Короток апрельский день в Полярске, обрывист. Часам к двум-трем пополудни разом мутнеет, меркнет округа, а затем, чуть подальше, и совсем потемки.
Ветра нет, хотя на весну и часты бывают здесь твердые, сухопутные штормы: рядышком ведь, рукой подать отсюда, если рука эта в сотни километров, зимняя, льдистая Балтика. Снег перестал. Горят огни. Пиковый час собирает на автобусных стоянках шумливые людские скопища. Их пополняют и пополняют бегучие, разлапистые чешские «Татры», по-местному «пингвины», что подвозят в своих крытых кузовах горняков, отработавших дневную смену на высокогорном руднике.
Центр городка объединяет на небольшом в общем-то пятачке почти все самое главное: почтамт, рынок, где торгуют помимо прочего морошкой, клюквой, солеными грибами, битыми в тундре куропатками, пром- и продмагазины, ресторан тут же, универмаг, школа, а за сквером с его уснувшим до лета фонтаном, за прогнутой овально гостиницей в четыре этажа, на холме, что понизу оброс новыми, крупнопанельными близнецами, всегда по-праздничному проявлен электричеством тяжелый и, что называется, с излишествами, Дворец культуры. К нему уводит забитая снегом лестница, а по ней, как с горы, посвечивая себе фонариком, скатывается гомонливая ребятня.
С холма Полярск и красив по-своему, и еще что-то такое, что не сразу поддается точному определению, потому как вначале это «еще что-то такое» лишь неясно и смутно ощущается, а уж потом и проступает наружу странным и несовместимым будто никак с таким шумным понятием — город — открытием: одинок Полярск вроде…

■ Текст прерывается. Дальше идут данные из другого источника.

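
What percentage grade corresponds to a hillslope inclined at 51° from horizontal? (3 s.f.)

grade % = 100 × tan 51° = 100 × 1.2349

123%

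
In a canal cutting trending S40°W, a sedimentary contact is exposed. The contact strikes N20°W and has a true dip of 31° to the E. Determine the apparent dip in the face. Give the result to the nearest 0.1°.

The strike is N20°W and the section trends S40°W; the acute angle between them is β = 60°.
tan(apparent dip) = tan 31° · sin 60° = 0.5204
α = arctan(0.5204) = 27.49°

27.5°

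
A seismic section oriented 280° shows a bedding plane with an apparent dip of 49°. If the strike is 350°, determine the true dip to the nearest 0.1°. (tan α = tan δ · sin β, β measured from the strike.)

50.8°

The section is 70° from the strike.
tan δ = tan α / sin β = tan 49° / sin 70° = 1.1504 / 0.9397 = 1.2242
δ = arctan(1.2242) = 50.76°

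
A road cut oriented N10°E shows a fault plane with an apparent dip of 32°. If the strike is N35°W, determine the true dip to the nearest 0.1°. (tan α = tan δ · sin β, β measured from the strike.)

41.5°

β = acute angle between strike N35°W and section N10°E = 45°.
tan(true dip) = tan 32° / sin 45° = 0.8837
δ = arctan(0.8837) = 41.47°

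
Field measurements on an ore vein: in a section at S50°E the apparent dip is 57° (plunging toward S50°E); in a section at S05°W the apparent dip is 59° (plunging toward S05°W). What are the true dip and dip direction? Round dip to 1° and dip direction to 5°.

Each apparent-dip line lies in the plane. As unit vectors (x east, y north, z up), v₁ plunges 57°→S50°E and v₂ plunges 59°→S05°W.
Cross product v₁ × v₂ gives the pole to the plane: n ∝ (0.130, -0.395, 0.230).
Dip δ = arctan(|n_h|/n_z) = arctan(0.416/0.230) = 61.1°.
The horizontal component of n points toward azimuth atan2(n_x, n_y) = 162°, the dip direction.

true dip 61°, dip direction 160°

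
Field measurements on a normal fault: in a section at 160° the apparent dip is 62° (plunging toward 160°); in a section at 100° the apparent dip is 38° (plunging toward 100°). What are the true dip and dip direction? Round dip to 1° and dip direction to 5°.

true dip 62°, dip direction 165°

Each apparent-dip line lies in the plane. As unit vectors (x east, y north, z up), v₁ plunges 62°→160° and v₂ plunges 38°→100°.
n = v₁ × v₂ = (0.151, -0.586, 0.320) (taken with n_z > 0).
tan δ = √(n_x²+n_y²)/n_z = 0.605/0.320, so δ = 62.1°.
Dip direction = azimuth of (n_x, n_y) = atan2(0.151, -0.586) = 166°.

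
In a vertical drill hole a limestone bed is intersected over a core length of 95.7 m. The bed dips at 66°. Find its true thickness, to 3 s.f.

True thickness t = h · cos(dip) = 95.7 × cos 66°
t = 95.7 × 0.4067 = 38.925 m

38.9 m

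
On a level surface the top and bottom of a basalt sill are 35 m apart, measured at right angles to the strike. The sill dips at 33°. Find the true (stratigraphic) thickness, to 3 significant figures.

19.1 m

True thickness t = w · sin(dip) = 35 × sin 33°
t = 35 × 0.5446 = 19.062 m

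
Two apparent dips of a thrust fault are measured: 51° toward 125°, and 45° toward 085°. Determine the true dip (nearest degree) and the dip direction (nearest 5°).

true dip 51°, dip direction 120°

Each apparent-dip line lies in the plane. As unit vectors (x east, y north, z up), v₁ plunges 51°→125° and v₂ plunges 45°→085°.
n = v₁ × v₂ = (0.303, -0.183, 0.286) (taken with n_z > 0).
tan δ = √(n_x²+n_y²)/n_z = 0.354/0.286, so δ = 51.1°.
The horizontal component of n points toward azimuth atan2(n_x, n_y) = 121°, the dip direction.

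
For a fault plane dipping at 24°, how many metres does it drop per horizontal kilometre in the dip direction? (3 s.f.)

drop per km = 1000 × tan 24° = 1000 × 0.4452

445 m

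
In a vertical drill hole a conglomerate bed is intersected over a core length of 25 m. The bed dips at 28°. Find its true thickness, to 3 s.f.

True thickness t = h · cos(dip) = 25 × cos 28°
t = 25 × 0.8829 = 22.074 m

22.1 m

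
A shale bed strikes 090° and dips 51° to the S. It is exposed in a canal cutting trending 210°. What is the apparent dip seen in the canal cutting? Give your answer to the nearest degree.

47°

The section lies 60° from the strike.
tan α = tan 51° × sin 60° = 1.2349 × 0.8660 = 1.0695
α = arctan(1.0695) = 46.92°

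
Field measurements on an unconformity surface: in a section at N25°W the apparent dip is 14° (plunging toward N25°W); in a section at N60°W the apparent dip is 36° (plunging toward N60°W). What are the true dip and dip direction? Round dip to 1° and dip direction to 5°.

Represent each trace as a vector plunging at its apparent dip toward its trend (east-north-up frame): v₁ = (-0.410, 0.879, -0.242), v₂ = (-0.701, 0.405, -0.588).
The plane normal is n = v₁ × v₂ ∝ (-0.419, -0.072, 0.450).
True dip = arccos(n_z / |n|) = arccos(0.7271) = 43.4°.
The horizontal component of n points toward azimuth atan2(n_x, n_y) = 260°, the dip direction.

true dip 43°, dip direction 260°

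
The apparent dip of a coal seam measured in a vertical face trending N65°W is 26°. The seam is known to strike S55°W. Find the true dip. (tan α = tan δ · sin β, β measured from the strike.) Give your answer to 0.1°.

β = acute angle between strike S55°W and section N65°W = 60°.
tan(true dip) = tan 26° / sin 60° = 0.5632
true dip = arctan 0.5632 = 29.39°

29.4°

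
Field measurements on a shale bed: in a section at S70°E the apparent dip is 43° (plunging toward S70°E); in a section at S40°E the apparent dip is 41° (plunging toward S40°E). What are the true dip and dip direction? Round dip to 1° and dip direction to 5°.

Each apparent-dip line lies in the plane. As unit vectors (x east, y north, z up), v₁ plunges 43°→S70°E and v₂ plunges 41°→S40°E.
n = v₁ × v₂ = (0.230, -0.120, 0.276) (taken with n_z > 0).
True dip = arccos(n_z / |n|) = arccos(0.7284) = 43.2°.
The horizontal component of n points toward azimuth atan2(n_x, n_y) = 118°, the dip direction.

true dip 43°, dip direction 120°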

Горы, изгибаясь по окружности, как бы не сомкнутыми до конца ладонями — пальцы к пальцам — хранят посередке долинку — донышко. Ригельные складки, морщинистые и угрюмые, возносятся в звездную высь, а внизу, на донышке, словно сквозь накомарник мелкий-мелкий, и просматривается весь Полярск с его огнями, дымами над фабричными кровлями, гудками на рудовозных подъездах. И ничего уже как бы нету за ним — ни справа, ни слева, ни спереди, ни сзади: и горы, и звезды, и темнота только вокруг… Вот отчего, наверно, и приходит откуда-то изнутри потом это странное ощущение городского одиночества.